- Associated Press - Tuesday, January 23, 2018

SANTA BARBARA, Calif. (AP) - The Latest on the recovery from deadly California mudslides (all times local):

4 p.m.

A state senator from Santa Barbara is introducing legislation that seeks to ensure that insurance companies cover damage from devastating mudslides.

Democratic Sen. Hannah-Beth Jackson said Tuesday that questions remain about whether fire insurance policies will cover the damage, which was caused by torrential rains in an area that had just burned. Some worry that insurers will refuse to pay claims for customers who don’t have optional flood insurance.

SB917 would require insurers to pay for damages caused by landslides triggered by wildfires or other covered disasters.

Jackson says some insurers are being noncommittal about whether they’ll pay claims. It’s unclear how many customers are affected.
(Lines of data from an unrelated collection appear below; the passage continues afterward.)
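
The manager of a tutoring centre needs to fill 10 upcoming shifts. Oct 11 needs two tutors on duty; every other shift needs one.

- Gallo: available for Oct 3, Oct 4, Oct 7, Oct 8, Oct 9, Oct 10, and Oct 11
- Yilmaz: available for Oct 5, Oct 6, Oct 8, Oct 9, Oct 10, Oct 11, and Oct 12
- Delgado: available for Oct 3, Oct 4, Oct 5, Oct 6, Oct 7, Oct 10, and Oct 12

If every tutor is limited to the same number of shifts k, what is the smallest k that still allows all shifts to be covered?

With 3 tutors and 11 worker-slots to fill, someone must work at least ⌈11/3⌉ = 4 shifts, so k ≥ 4.
k = 4 works: Oct 3→Gallo, Oct 4→Gallo, Oct 5→Yilmaz, Oct 6→Yilmaz, Oct 7→Delgado, Oct 8→Gallo, Oct 9→Yilmaz, Oct 10→Delgado, Oct 11→Gallo+Yilmaz, Oct 12→Delgado.
Loads: Gallo 4, Yilmaz 4, Delgado 3 — all ≤ 4.

4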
Jackson says the powerful mudslides destroyed almost 10 percent of the homes in Montecito. Twenty-one people were killed.


10 a.m.

A report finds that in the days before mudslides devastated California neighborhoods, officials released conflicting evacuation orders that left some hard-hit neighborhoods out of the warning zone.

The Los Angeles Times reports Tuesday that the Santa Barbara County Sheriff’s Office posted on its website and Facebook a list of voluntary and mandatory evacuation areas for Montecito. A separate map on the county’s website included a larger voluntary evacuation zone that included homes not covered by the sheriff’s list.

The Times says of the 21 people killed, at least a dozen lived in areas that were covered by the county’s evacuation map but not included in the sheriff’s warnings.

Officials acknowledged the discrepancy while emphasizing other measures used to warn residents of the approaching storm - including emails, social media alerts, press releases and even deputies going door to door.


5:30 a.m.

Authorities are lifting some evacuation orders for Southern California neighborhoods near where powerful mudslides destroyed homes and killed 21 people.

Santa Barbara County officials say residents of certain areas on the western edge of Montecito will be allowed to return at midday Tuesday.

Utilities may still be out and a boil water notice remains in effect.

Large swaths of the coastal town will remain evacuated as crews continue to remove mud and boulders and rebuild drainage pipes and power lines.

Officials said over the weekend that it would be a gradual process getting residents back into homes.

Gov. Jerry Brown declared Monday a “Day of Remembrance of the Montecito Mudslides” and ordered flags flown at half-staff over the state Capitol.

A 17-year-old boy and 2-year-old girl remain missing.